The protagonist, Margaret's parents is sent to summer camp while her parents are away on a trip. She was looking forward to it, but when she turns out to be the 'new girl' in a cabin of girls who already know each other, things don't start out that well and they rapidly get worse. Luckily, one of her two eccentric bachelor uncles shows up to face down the unsympathetic camp director and rescue her from the bullying. Margaret's delighted, because she really wanted to spend the summer with her uncles anyway, helping them work on the amazing sculpture towers in their back yard. Unfortunately, neighborhood gentrification has set in, and the towers are scheduled for demolition. The uncles think the situation is hopeless, but Margaret can't just let it happen...
This is not a perfect book. The summer camp segment at the beginning is kinda typical; and too long. And I felt that the 'redemption' of the bullying girls later in the book is too easy, and doesn't 'ring true.'
However, I read the whole thing in one sitting - I couldn't put it down. And it really stands out as a novel for the author's refusal to make things black & white, or to go with the easy 'happy ending.' People here are nuanced, with shaded layers of motivations; we feel that they are real people, even when we only glimpse them in passing. It deals deftly and accurately with picturing a young woman's first feelings of love, shows that one can and must do something about issues that one cares about - but also acknowledges the reality that even when you 'win,' not everything is likely to be perfect.

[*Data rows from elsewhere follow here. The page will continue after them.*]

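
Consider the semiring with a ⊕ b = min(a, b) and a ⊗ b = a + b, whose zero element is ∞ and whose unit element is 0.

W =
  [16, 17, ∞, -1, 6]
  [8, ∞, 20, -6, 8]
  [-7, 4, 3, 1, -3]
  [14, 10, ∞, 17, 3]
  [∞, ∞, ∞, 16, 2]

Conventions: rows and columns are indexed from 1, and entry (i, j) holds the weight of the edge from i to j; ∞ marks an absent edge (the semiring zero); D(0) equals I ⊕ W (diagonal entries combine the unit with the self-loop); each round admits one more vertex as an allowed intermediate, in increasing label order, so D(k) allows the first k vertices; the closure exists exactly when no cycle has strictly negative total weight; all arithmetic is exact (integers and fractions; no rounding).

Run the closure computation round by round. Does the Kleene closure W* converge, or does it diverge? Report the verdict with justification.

D(0):
  [0, 17, ∞, -1, 6]
  [8, 0, 20, -6, 8]
  [-7, 4, 0, 1, -3]
  [14, 10, ∞, 0, 3]
  [∞, ∞, ∞, 16, 0]
D(1):
  [0, 17, ∞, -1, 6]
  [8, 0, 20, -6, 8]
  [-7, 4, 0, -8, -3]
  [14, 10, ∞, 0, 3]
  [∞, ∞, ∞, 16, 0]
D(2):
  [0, 17, 37, -1, 6]
  [8, 0, 20, -6, 8]
  [-7, 4, 0, -8, -3]
  [14, 10, 30, 0, 3]
  [∞, ∞, ∞, 16, 0]
D(3):
  [0, 17, 37, -1, 6]
  [8, 0, 20, -6, 8]
  [-7, 4, 0, -8, -3]
  [14, 10, 30, 0, 3]
  [∞, ∞, ∞, 16, 0]
D(4):
  [0, 9, 29, -1, 2]
  [8, 0, 20, -6, -3]
  [-7, 2, 0, -8, -5]
  [14, 10, 30, 0, 3]
  [30, 26, 46, 16, 0]
D(5):
  [0, 9, 29, -1, 2]
  [8, 0, 20, -6, -3]
  [-7, 2, 0, -8, -5]
  [14, 10, 30, 0, 3]
  [30, 26, 46, 16, 0]
Key observation: every diagonal entry stays at the unit through all rounds, so no improving cycle exists.
Answer: CONVERGES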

I think E.L. Konigsburg is one of the best young adult authors out there, and I enjoyed this book.
I couldn't finish this book. It took too long to develop to me.

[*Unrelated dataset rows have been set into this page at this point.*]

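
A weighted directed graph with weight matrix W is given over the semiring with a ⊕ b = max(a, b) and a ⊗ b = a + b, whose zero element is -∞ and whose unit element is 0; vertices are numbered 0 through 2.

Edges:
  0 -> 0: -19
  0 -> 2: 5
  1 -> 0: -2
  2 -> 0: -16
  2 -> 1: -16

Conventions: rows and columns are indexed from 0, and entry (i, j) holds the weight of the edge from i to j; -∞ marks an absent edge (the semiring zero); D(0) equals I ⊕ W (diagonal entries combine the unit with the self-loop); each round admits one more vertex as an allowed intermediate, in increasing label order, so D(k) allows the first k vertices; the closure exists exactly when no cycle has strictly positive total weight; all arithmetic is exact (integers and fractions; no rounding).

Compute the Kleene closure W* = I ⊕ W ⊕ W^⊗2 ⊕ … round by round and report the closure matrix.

D(0):
  [0, -∞, 5]
  [-2, 0, -∞]
  [-16, -16, 0]
D(1):
  [0, -∞, 5]
  [-2, 0, 3]
  [-16, -16, 0]
D(2):
  [0, -∞, 5]
  [-2, 0, 3]
  [-16, -16, 0]
D(3):
  [0, -11, 5]
  [-2, 0, 3]
  [-16, -16, 0]
Answer: W* = [[0, -11, 5], [-2, 0, 3], [-16, -16, 0]]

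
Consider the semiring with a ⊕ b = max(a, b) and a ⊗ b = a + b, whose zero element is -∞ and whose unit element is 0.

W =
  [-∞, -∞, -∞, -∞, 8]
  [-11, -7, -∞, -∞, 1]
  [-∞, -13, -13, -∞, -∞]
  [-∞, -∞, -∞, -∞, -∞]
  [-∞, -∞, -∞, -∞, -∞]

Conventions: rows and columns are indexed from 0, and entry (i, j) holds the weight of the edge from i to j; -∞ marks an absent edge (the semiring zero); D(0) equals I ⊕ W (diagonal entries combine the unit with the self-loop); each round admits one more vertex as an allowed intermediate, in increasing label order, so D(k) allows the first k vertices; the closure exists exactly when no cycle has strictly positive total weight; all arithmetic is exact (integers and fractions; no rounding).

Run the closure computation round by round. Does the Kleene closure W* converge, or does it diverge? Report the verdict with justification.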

Margaret Rose Kane is as precocious as Flavia de Luce, even though she is not interested in being a sleuth. Margaret's meant to be a social activist to find a way to save her Uncle's creations, three steel towers embellished with bits of glass, wire and metal pieces, from being demolished.
Important themes included in the story are: grassroots activism, mentoring, loyalty to family, and understanding when it's important to be true to yourself in spite of the insistence to do the opposite.
As an adult reader, I enjoyed this story enough to finish it in two days and plan on reading another of E. L. Konigsburg's books.
Very very good. It is a very interesting and special book. I am sad to part with it but also delighted for someone else to read such a lovely book.
The book is about a girl, Margaret Rose Kane Two of her uncles build two towers that the city wants to remove. Margaret is very argumentative and fights to save the towers.